East African CEOs believe their current business models will weather economic turbulence to remain viable for the next decade, according to the PwC East African CEOs survey.
- 70% of the 231 respondents from the region are optimistic about their company’s growth prospects over the next 12 months.
- This can be attributed to the uptick in infrastructure investment in the region, tourism recovery and economic diversification.
- Some of the challenges the respondents pointed out include inflation, macroeconomic volatility, cyber risk and geopolitical conflict.
The CEOs indicated that their revenues increased by 19 per cent, along with an 18 per cent boost in profit margins. They also said their return on assets or return on equity rose by a notable 14 per cent. Over half (53 per cent) of CEOs reported a significant market share increase of 5 per cent or more over the past three years.
When asked about prospects for growth in external markets, Kenya (26 per cent) and China (21 per cent) continue to top the list as the most favourable countries for CEOs’ companies’ revenue growth prospects over the next 12 months. They also identified neighbouring countries that are members of the East African Community (EAC) as territories for future revenue growth.
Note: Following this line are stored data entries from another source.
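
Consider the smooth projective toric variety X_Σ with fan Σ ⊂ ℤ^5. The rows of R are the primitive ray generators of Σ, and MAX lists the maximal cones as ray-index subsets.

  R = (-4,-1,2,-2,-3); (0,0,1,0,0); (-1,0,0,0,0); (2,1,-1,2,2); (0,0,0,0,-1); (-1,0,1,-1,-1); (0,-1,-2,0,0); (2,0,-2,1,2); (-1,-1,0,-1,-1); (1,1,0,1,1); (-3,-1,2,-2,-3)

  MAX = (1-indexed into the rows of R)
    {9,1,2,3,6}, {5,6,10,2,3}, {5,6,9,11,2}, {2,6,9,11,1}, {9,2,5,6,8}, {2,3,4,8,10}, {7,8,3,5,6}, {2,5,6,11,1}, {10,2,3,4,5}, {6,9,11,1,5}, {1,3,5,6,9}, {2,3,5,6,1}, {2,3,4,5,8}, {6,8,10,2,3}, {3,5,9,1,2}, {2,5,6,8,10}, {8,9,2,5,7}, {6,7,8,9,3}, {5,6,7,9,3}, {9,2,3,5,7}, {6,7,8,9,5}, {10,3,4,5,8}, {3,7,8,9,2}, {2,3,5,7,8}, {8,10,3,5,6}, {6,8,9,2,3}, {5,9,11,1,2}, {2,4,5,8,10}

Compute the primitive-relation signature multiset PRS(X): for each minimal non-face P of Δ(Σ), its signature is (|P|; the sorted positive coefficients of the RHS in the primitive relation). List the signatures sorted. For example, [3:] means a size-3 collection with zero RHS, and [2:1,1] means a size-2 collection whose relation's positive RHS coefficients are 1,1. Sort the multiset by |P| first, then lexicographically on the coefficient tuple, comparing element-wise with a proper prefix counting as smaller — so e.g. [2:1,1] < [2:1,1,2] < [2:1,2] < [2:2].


Minimal non-faces — 20 found among 11 rays, 28 max cones:

  • {9,10}:  v_{9} + v_{10} = 0 ; sig = [2:]
  • {3,11}:  v_{3} + v_{11} = v_{1} ; sig = [2:1]
  • {4,6}:  v_{4} + v_{6} = v_{10} ; sig = [2:1]
  • {8,11}:  v_{8} + v_{11} = v_{9} ; sig = [2:1]
  • {1,8}:  v_{1} + v_{8} = v_{3} + v_{9} ; sig = [2:1,1]
  • {4,11}:  v_{4} + v_{11} = v_{2} + v_{3} + v_{5} ; sig = [2:1,1,1]
  • {7,10}:  v_{7} + v_{10} = v_{3} + v_{5} + v_{8} ; sig = [2:1,1,1]
  • {4,9}:  v_{4} + v_{9} = v_{2} + v_{3} + v_{5} + v_{8} ; sig = [2:1,1,1,1]
  • {10,11}:  v_{10} + v_{11} = v_{2} + v_{3} + v_{5} + v_{6} ; sig = [2:1,1,1,1]
  • {1,10}:  v_{1} + v_{10} = v_{2} + 2·v_{3} + v_{5} + v_{6} ; sig = [2:1,1,1,2]
  • {1,4}:  v_{1} + v_{4} = v_{2} + 2·v_{3} + v_{5} ; sig = [2:1,1,2]
  • {7,11}:  v_{7} + v_{11} = v_{3} + v_{5} + 2·v_{9} ; sig = [2:1,1,2]
  • {1,7}:  v_{1} + v_{7} = 2·v_{3} + v_{5} + 2·v_{9} ; sig = [2:1,2,2]
  • {4,7}:  v_{4} + v_{7} = v_{2} + 2·v_{3} + 2·v_{5} + 2·v_{8} ; sig = [2:1,2,2,2]
  • {2,6,7}:  v_{2} + v_{6} + v_{7} = v_{9} ; sig = [3:1]
  • {3,5,8,9}:  v_{3} + v_{5} + v_{8} + v_{9} = v_{7} ; sig = [4:1]
  • {2,3,5,6,8}:  v_{2} + v_{3} + v_{5} + v_{6} + v_{8} = 0 ; sig = [5:]
  • {2,3,5,6,9}:  v_{2} + v_{3} + v_{5} + v_{6} + v_{9} = v_{11} ; sig = [5:1]
  • {2,3,5,8,10}:  v_{2} + v_{3} + v_{5} + v_{8} + v_{10} = v_{4} ; sig = [5:1]
  • {1,2,5,6,9}:  v_{1} + v_{2} + v_{5} + v_{6} + v_{9} = 2·v_{11} ; sig = [5:2]

Sorted signature multiset PRS(X):
[[2:], [2:1], [2:1], [2:1], [2:1,1], [2:1,1,1], [2:1,1,1], [2:1,1,1,1], [2:1,1,1,1], [2:1,1,1,2], [2:1,1,2], [2:1,1,2], [2:1,2,2], [2:1,2,2,2], [3:1], [4:1], [5:], [5:1], [5:1], [5:2]]


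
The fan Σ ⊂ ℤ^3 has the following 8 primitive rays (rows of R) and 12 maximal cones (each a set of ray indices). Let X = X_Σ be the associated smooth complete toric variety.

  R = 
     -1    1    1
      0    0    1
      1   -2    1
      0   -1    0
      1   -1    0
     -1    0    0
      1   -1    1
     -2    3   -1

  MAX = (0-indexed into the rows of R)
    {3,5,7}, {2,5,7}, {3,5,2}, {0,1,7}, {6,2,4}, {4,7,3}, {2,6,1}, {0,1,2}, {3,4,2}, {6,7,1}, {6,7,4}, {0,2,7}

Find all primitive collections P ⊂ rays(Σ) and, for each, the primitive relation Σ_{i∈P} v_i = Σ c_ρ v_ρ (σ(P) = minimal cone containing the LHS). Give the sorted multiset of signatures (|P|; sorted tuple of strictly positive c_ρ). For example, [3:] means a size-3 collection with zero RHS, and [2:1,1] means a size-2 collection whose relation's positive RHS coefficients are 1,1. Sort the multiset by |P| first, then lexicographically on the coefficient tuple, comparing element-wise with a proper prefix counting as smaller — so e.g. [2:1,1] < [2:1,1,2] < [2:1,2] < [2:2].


Primitive collections (14):

  P={0,4}:  v_{0} + v_{4} = v_{1}  →  sig = [2:1]
  P={1,4}:  v_{1} + v_{4} = v_{6}  →  sig = [2:1]
  P={3,6}:  v_{3} + v_{6} = v_{2}  →  sig = [2:1]
  P={4,5}:  v_{4} + v_{5} = v_{3}  →  sig = [2:1]
  P={1,3}:  v_{1} + v_{3} = 2·v_{2} + v_{7}  →  sig = [2:1,2]
  P={5,6}:  v_{5} + v_{6} = 2·v_{2} + v_{7}  →  sig = [2:1,2]
  P={0,6}:  v_{0} + v_{6} = 2·v_{1}  →  sig = [2:2]
  P={0,3}:  v_{0} + v_{3} = 3·v_{2} + 2·v_{7}  →  sig = [2:2,3]
  P={1,5}:  v_{1} + v_{5} = 3·v_{2} + 2·v_{7}  →  sig = [2:2,3]
  P={0,5}:  v_{0} + v_{5} = 4·v_{2} + 3·v_{7}  →  sig = [2:3,4]
  P={2,4,7}:  v_{2} + v_{4} + v_{7} = 0  →  sig = [3:]
  P={1,2,7}:  v_{1} + v_{2} + v_{7} = v_{0}  →  sig = [3:1]
  P={2,3,7}:  v_{2} + v_{3} + v_{7} = v_{5}  →  sig = [3:1]
  P={2,6,7}:  v_{2} + v_{6} + v_{7} = v_{1}  →  sig = [3:1]

Hence PRS(X_Σ) =
    |P|=2: 10 collections, coeffs (1), (1), (1), (1), (1,2), (1,2), (2), (2,3), (2,3), (3,4)
    |P|=3: 4 collections, coeffs (), (1), (1), (1)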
Intra-EAC trade reached US$10 billion in September 2022, up from US$7.1 billion in 2019. The regional bloc aims to increase intra-EAC trade from 20 per cent to 40 per cent over the next five years, which could unlock future revenue growth opportunities. According to Africa’s Macroeconomic Performance and Outlook – January 2024, growth in East Africa (2024: 5.1 per cent; 2025: 5.7 per cent) will be aided by deeper regional integration alongside strategic public spending to improve infrastructure investment, ongoing efforts to modernise agricultural production systems and boost productivity in the services sector.
Medium-term Challenges
45 per cent of respondents identified the regulatory environment as a significant obstacle, indicating the potential impact of compliance requirements on operational flexibility. Limited financial resources also pose a constraint, with 35 per cent of CEOs citing financial constraints as inhibiting factors. Additionally, concerns were raised about the lack of skills within the company’s workforce (29 per cent) and competing operational priorities (26 per cent).
Infrastructure challenges (24 per cent) and a shortage of technological capabilities (23 per cent) added further pressure on operations. Supply chain instability (22 per cent) and bureaucratic processes within the company (14 per cent) were also cited as barriers to value creation.
“In an era of continuous reinvention, CEOs must spearhead the transformation journey to reshape both their organisations and themselves to flourish amid disruption. CEOs must lead the quest for strategic discovery and evolve sustainable approaches to value creation,” said Muniu Thoithi Advisory Leader PwC East Africa.